= Robindell, Houston =

Human settlement in Houston, Texas, US

Robindell is a subdivision in Southwest Houston, Texas.

==History==
Robert Kuldell developed the community in the 1950s on 110 acre of farmland that belonged to his family. The neighbourhood was originally targeted at former members of the United States Armed Forces. Robindell was developed before Meyerland, Sharpstown, and Westbury were.

In 1997, the City of Houston added Robindell to a neighborhood restoration program.

In 2009, Houston real estate blog website "Swamplot" nominated Robindell as Houston's Most Underappreciated Neighborhood. Similarly in 2010, the Houston Press nominated Robindell as one of Houston's Most Underrated Neighborhoods.

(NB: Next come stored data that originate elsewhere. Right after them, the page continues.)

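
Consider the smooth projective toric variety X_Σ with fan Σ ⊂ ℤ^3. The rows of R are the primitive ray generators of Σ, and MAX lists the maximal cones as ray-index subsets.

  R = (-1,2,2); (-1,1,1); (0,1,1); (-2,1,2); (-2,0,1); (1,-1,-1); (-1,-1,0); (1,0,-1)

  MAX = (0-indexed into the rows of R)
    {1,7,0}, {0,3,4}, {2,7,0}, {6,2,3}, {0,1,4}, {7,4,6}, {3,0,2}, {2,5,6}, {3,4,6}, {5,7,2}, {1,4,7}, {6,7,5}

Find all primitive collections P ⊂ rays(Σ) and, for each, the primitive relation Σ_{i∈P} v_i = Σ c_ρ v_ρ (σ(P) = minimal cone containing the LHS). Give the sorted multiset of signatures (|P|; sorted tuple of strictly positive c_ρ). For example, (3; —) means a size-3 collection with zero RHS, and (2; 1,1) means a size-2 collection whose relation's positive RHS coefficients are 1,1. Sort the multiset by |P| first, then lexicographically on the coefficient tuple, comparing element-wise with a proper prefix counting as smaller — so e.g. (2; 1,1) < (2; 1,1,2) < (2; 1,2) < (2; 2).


Primitive collections (12):

  P = {1,5}:  v_{1} + v_{5} = 0  so sig = (2; —)
  P = {0,5}:  v_{0} + v_{5} = v_{2}  so sig = (2; 1)
  P = {0,6}:  v_{0} + v_{6} = v_{3}  so sig = (2; 1)
  P = {1,2}:  v_{1} + v_{2} = v_{0}  so sig = (2; 1)
  P = {1,6}:  v_{1} + v_{6} = v_{4}  so sig = (2; 1)
  P = {2,4}:  v_{2} + v_{4} = v_{3}  so sig = (2; 1)
  P = {3,7}:  v_{3} + v_{7} = v_{1}  so sig = (2; 1)
  P = {4,5}:  v_{4} + v_{5} = v_{6}  so sig = (2; 1)
  P = {1,3}:  v_{1} + v_{3} = v_{0} + v_{4}  so sig = (2; 1,1)
  P = {3,5}:  v_{3} + v_{5} = v_{2} + v_{6}  so sig = (2; 1,1)
  P = {2,6,7}:  v_{2} + v_{6} + v_{7} = 0  so sig = (3; —)
  P = {0,4,7}:  v_{0} + v_{4} + v_{7} = 2·v_{1}  so sig = (3; 2)

Signatures (|P|; sorted positive RHS coefficients), sorted:
[(2; —), (2; 1), (2; 1), (2; 1), (2; 1), (2; 1), (2; 1), (2; 1), (2; 1,1), (2; 1,1), (3; —), (3; 2)]


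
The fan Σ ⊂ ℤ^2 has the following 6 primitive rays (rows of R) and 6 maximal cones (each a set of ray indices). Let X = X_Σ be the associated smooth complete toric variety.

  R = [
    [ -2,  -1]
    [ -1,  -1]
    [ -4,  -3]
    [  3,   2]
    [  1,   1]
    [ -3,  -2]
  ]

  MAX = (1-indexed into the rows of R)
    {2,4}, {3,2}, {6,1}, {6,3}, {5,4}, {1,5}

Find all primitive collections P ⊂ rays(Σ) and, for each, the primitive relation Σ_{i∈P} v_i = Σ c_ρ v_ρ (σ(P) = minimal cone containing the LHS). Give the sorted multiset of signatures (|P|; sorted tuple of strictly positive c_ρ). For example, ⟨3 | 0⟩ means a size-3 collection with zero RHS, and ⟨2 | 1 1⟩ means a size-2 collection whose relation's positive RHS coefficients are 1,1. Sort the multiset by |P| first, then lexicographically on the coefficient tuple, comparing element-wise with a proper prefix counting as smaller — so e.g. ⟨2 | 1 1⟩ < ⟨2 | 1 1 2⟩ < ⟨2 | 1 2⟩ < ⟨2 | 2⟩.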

In 2014, Robindell was awarded second-place for "Neighbourhood of the Year" by Swamplot.

==Cityscape==
In 2010, when comparing and contrasting Robindell to Bellaire and Meyerland, Richard Connelly of the Houston Press said that Robindell, like the other two neighbourhoods, has trees, but that "instead of McMansions it's been able to keep its older homes from being uprooted." Connelly added that in Robindell, like the other "hidden neighbourhoods" on the list, "you don't have to travel far to find trouble, but it's worth the occasional siren going by in the night."

The subdivision has 610 houses as of 1996, with sizes ranging from 1100 sqft to 1500 sqft. As of that year, the median price was $56,590. As of 1996 the older houses, closer to Beechnut Street, had prices beginning at $50,000 ($ in current money). As of the same year, larger houses, closer to North Braeswood Boulevard, had prices beginning at $100,000 ($ in current money).

As of 1996, housing prices are lower in Robindell than in Meyerland and Maplewood because the Robindell houses are smaller and because Robindell is not zoned to Bellaire High School.

When the houses were first built, customers met with homebuilders and determined which style the house would use. This led to a variety in the housing architecture. Many of the homes are of the mid-century ranch style. Katherine Feser of the Houston Chronicle said that all of the houses had "quality workmanship and materials."

==Transportation==
The Metropolitan Transit Authority of Harris County (METRO) operates public transportation services.

Around 1988, METRO proposed having Beechnut Street widened. Residents of Robindell, Meyerland, and Maplewood appeared before the METRO board and protested the plans, stating that they would result in increased traffic. METRO dropped the plans.

==Government and infrastructure==
Katherine Feser of the Houston Chronicle said that Robindell has always had an active civic club.

==Education==
The Houston Independent School District operates public schools.

Part of Robindell is zoned to McNamara Elementary School, and part is zoned to Herod Elementary School. Part of Robindell is zoned to Sugar Grove Middle School, and part is zoned to Fondren Middle School. All of the community is zoned to Sharpstown High School.

Previously, part of the subdivision was zoned to Sharpstown Middle School.

==Media==

The Bellaire Texan, which served the Robindell community in the mid-20th Century, was headquartered in Bellaire and published by the Texan Publishing Corporation. By 1975 it became known as the Bellaire & Southwestern Texan and was published by the Preston Publishing Company. It was then headquartered in Houston.